Уходя, держась уже за ручку двери, он повернулся ко мне:
— Да, забыл сказать: я завтра тоже уезжаю. Вечером, в семнадцать сорок пять.
— Я провожу вас.
Алексей Михайлович открыл дверь, шагнул за порог, чуть помедлил и, не поворачивая головы, тихо проговорил:
— Хорошо, посмотрим.
…Мы стояли на кладбище, у свежезасыпанной могилы: Ирина Аркадьевна, Алексей Михайлович, Коробкин и я. Несколько человек из отдыхающих и персонала санатория тоже провожали старика, но теперь мы стояли одни — вчетвером. Не сказано было никаких прощальных слов, и мне казалось даже, что все мы отчего-то испытываем неловкость. Я смотрел на воткнутую с краю могилы металлическую табличку с именем и годами жизни, и мне было и грустно, и неловко. Мы так стояли, и каждый как будто ждал, что другой что-нибудь скажет, но никто ничего не говорил; только Ирина Аркадьевна чуть слышно вздыхала.

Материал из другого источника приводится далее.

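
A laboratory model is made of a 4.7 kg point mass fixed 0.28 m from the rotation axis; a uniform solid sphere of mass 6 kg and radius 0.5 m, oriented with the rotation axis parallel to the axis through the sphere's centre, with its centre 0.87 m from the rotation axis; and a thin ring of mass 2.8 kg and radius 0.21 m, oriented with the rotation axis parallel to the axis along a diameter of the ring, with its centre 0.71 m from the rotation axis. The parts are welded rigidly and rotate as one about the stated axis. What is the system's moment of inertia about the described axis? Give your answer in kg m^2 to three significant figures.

6.98

Point mass: I_cm = 0; centre at d = 0.28 m, so I = I_cm + Md² gives I = 0 + (4.7)(0.28)² = 0.36848 kg m^2.
Solid sphere: I_cm = (2/5)MR² = (2/5)(6)(0.5)² = 0.6 kg m^2; centre at d = 0.87 m, so I = I_cm + Md² gives I = 0.6 + (6)(0.87)² = 5.1414 kg m^2.
Thin ring: I_cm = (1/2)MR² = (1/2)(2.8)(0.21)² = 0.06174 kg m^2; centre at d = 0.71 m, so I = I_cm + Md² gives I = 0.06174 + (2.8)(0.71)² = 1.4732 kg m^2.
Total I = 0.36848 + 5.1414 + 1.4732 = 6.9831 kg m^2.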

Да и что можно было сказать! Сказать, что вот жил, жил человек, хранил какие-то ценности, долго жил и всю долгую жизнь хранил их неизвестно для кого и чего, а вот умер и — ни родных у могилы, ни ценностей. Ему, положим, теперь все равно, но ведь всякая жизнь недаром (и та, что имела человеческий активный смысл, и та, что в глазах людей не имела такого смысла), а значит, оставшимся жить не может быть все равно при чужой смерти; вот нам, четверым, чужим и посторонним, не может быть все равно. Что ж получается: жил, идею имел, а вот умер, и только могильный холм, и четверо людей у холма, и все молчат, и каждый ждет, что кто-нибудь другой что-то скажет, потому что каждому, в общем-то, и нечего сказать.

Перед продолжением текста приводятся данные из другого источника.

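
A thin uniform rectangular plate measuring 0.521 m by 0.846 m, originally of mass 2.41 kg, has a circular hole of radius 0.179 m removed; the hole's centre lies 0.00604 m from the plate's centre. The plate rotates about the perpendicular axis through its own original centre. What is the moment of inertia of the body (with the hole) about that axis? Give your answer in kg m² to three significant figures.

0.189

Unpierced body about its centre: I₀ = (1/12)M(a²+b²) = (1/12)(2.41)[(0.521)² + (0.846)²] = 0.19825 kg m².
The removed disk has mass m = M·πr²/(ab) = (2.41)·π(0.179)²/(0.521·0.846) = 0.55038 kg (same uniform areal density).
Its moment of inertia about the rotation axis (parallel-axis theorem): I_hole = (1/2)mr² + md² = (1/2)(0.55038)(0.179)² + (0.55038)(0.00604)² = 0.0088375 kg m².
Treating the hole as negative mass, I = I₀ − I_hole = 0.19825 − 0.0088375 = 0.18942 kg m².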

Ирина Аркадьевна еще раз вздохнула и сказала:
— Вот и муж мой здесь, недалеко.
Никто ничего не ответил. Помолчали еще. Долго.
— Что ж, — проговорил наконец Алексей Михайлович, — пора.

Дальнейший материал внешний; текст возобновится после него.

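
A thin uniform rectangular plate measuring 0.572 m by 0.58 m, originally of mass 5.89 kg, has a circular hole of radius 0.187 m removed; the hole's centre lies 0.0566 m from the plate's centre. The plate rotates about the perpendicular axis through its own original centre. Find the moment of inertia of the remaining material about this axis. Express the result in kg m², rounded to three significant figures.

Unpierced body about its centre: I₀ = (1/12)M(a²+b²) = (1/12)(5.89)[(0.572)² + (0.58)²] = 0.32571 kg m².
The removed disk has mass m = M·πr²/(ab) = (5.89)·π(0.187)²/(0.572·0.58) = 1.9504 kg (same uniform areal density).
Its moment of inertia about the rotation axis (parallel-axis theorem): I_hole = (1/2)mr² + md² = (1/2)(1.9504)(0.187)² + (1.9504)(0.0566)² = 0.04035 kg m².
Treating the hole as negative mass, I = I₀ − I_hole = 0.32571 − 0.04035 = 0.28536 kg m².

0.285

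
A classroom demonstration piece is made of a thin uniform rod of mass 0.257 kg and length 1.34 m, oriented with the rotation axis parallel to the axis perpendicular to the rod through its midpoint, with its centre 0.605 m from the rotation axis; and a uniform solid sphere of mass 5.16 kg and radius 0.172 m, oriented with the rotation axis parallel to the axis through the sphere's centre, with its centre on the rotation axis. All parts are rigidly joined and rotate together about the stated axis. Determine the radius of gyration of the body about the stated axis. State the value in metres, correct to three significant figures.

0.189

Thin rod: I_cm = (1/12)ML² = (1/12)(0.257)(1.34)² = 0.038456 kg m^2; centre at d = 0.605 m, so the parallel axis theorem gives I = 0.038456 + (0.257)(0.605)² = 0.13252 kg m^2.
Solid sphere: I_cm = (2/5)MR² = (2/5)(5.16)(0.172)² = 0.061061 kg m^2; axis through the centre, so I = 0.061061 kg m^2.
Total I = 0.19359 kg m^2; total mass M = 5.417 kg.
k = √(I/M) = √(0.19359/5.417) = 0.18904 m.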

Он шагнул вперед, осторожно расправил ленту единственного венка, выпрямился, медленно повернулся и, оглядев всех, повторил:
— Пора.
Все мы как-то суетливо зашевелились, оглядываясь и переминаясь с ноги на ногу, но никто не уходил. Тогда Ирина Аркадьевна сказала:
— Может, ко мне? Вы как, Алексей Михайлович? Посидим, помянем.
— Да, — отвечал Алексей Михайлович, — надо бы. Но — не могу, поезд у меня, ехать нужно.
— А ты? — повернулась она ко мне.
— Я? — глядя ей под ноги, проговорил я. — Мне… я проводить вот должен, потом… Я лучше потом.
Ирина Аркадьевна покачала головой.
— А вы не идете провожать? — обратилась она к Коробкину.
Коробкин вздрогнул (то ли от неожиданности, то ли от чего-то другого) и быстро сказал:
— Что я? Я — как все.
— Ну, тогда прощайте, — проговорила Ирина Аркадьевна. — Будете еще… в наших местах — заходите. Как-никак, а вроде бы и не чужие мы теперь. То есть не совсем чужие.
— Не совсем, — как бы про себя выговорил Алексей Михайлович.
Выйдя из ворот кладбища, мы тут же разошлись в разные стороны: Ирина Аркадьевна свернула направо. Коробкин, помявшись и пройдя с нами лишних двадцать шагов, пошел налево, а мы с Алексеем Михайловичем — прямо по дорожке: он чуть впереди, на полшага, а я сзади — не отставая, но и не нагоняя его.
Не более часа спустя мы были уже на вокзале. До отхода поезда оставалось еще достаточно времени. Сборы были скорыми, да, собственно, никаких особых сборов и не было: Алексей Михайлович пошел в свою комнату, а я в свою; минут через сорок он постучал ко мне, я вышел, взял его чемодан, и мы пошли. Теперь вот оставалось более получаса, состав еще не был подан, мы стояли на платформе, Алексей Михайлович поминутно оборачивался то в одну, то в другую сторону, явно с нетерпением ожидая поезда; я наблюдал за ним, придерживая ногой заваливающийся набок чемодан.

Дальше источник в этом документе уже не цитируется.